After 14 hours of labor, Balassa-Clark says, the doctor told her that she was “almost there.” Suddenly, a nurse said that she could not detect fetal heart sounds. “My doctor’s face went ashen as the monitor readings registered that my baby was in fetal distress,” Balassa-Clark recalls. (The doctor did not respond to requests for comment.) An emergency cesarean section was performed, but the baby was not breathing when she was born. Twenty-four hours later, Balassa-Clark and her husband made the agonizing decision to remove the small girl they had named Isabella Marie from life support. “I held her in my arms as she took a few tiny little breaths and then passed away,” she recounts.
Without informed consent, say some medical experts, patients are being treated as little more than human guinea pigs.

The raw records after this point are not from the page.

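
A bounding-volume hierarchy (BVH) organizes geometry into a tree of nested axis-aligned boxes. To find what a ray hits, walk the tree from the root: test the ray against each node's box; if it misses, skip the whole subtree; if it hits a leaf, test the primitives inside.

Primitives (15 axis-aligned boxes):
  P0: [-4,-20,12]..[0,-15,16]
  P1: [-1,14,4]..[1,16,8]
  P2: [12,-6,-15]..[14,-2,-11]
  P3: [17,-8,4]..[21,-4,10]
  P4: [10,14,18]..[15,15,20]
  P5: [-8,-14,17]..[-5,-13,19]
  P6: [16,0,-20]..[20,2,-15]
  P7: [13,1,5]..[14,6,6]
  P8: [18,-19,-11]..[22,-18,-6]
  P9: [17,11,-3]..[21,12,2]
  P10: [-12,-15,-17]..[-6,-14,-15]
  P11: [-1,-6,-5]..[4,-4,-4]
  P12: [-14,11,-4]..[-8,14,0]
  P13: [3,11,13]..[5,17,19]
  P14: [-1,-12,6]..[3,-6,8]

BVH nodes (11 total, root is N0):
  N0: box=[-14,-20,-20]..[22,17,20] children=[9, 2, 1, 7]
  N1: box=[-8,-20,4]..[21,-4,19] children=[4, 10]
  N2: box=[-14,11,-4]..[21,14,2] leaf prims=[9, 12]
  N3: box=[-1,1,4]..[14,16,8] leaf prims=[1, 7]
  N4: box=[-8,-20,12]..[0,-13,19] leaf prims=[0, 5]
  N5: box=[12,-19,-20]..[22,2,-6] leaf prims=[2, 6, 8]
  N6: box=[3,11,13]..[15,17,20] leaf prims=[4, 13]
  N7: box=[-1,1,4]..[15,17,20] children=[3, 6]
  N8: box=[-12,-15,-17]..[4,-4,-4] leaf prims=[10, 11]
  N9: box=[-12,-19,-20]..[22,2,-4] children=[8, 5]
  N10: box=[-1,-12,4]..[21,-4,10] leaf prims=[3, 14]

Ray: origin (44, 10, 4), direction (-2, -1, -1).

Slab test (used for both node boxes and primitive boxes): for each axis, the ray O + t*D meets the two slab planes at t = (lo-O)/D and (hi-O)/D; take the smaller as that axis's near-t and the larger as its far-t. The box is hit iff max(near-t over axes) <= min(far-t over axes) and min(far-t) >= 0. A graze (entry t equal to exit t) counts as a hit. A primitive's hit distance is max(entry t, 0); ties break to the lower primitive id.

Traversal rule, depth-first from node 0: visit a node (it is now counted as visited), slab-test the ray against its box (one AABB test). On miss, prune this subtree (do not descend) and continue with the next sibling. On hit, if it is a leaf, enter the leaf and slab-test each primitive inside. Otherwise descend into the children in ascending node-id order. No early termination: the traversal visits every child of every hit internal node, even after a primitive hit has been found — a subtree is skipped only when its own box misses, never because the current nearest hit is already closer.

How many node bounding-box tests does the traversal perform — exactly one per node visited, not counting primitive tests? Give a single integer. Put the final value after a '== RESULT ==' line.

Traverse from the root:
N0 x:[11,29] y:[-7,30] z:[-16,24] -> hit [11,24], descend [1, 2, 7, 9]
  N1 x:[23/2,26] y:[14,30] z:[-15,0] -> miss, prune
  N2 x:[23/2,29] y:[-4,-1] z:[2,8] -> miss, prune
  N7 x:[29/2,45/2] y:[-7,9] z:[-16,0] -> miss, prune
  N9 x:[11,28] y:[8,29] z:[8,24] -> hit [11,24], descend [5, 8]
    N5 x:[11,16] y:[8,29] z:[10,24] -> hit [11,16] leaf, test {P2@t=15, P6(miss), P8(miss)}
    N8 x:[20,28] y:[14,25] z:[8,21] -> hit [20,21] leaf, test {P10(miss), P11(miss)}

Summary -> nodes [0, 1, 2, 7, 9, 5, 8]; box-tests=7; leaf-entries=2; first=P2

== RESULT ==
7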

Wagner, the former official with the World Health Organization, notes that Cytotec is not used to induce labor in Europe, and chides American obstetricians for what he calls “vigilante obstetrics.”
“Vigilante justice is: We’re not gonna wait for the judge, we’re gonna just hang ’em,” he says. Using Cytotec on women “is saying we’re not gonna wait for the judge — the FDA and scientists — we’re gonna just go ahead and use it.”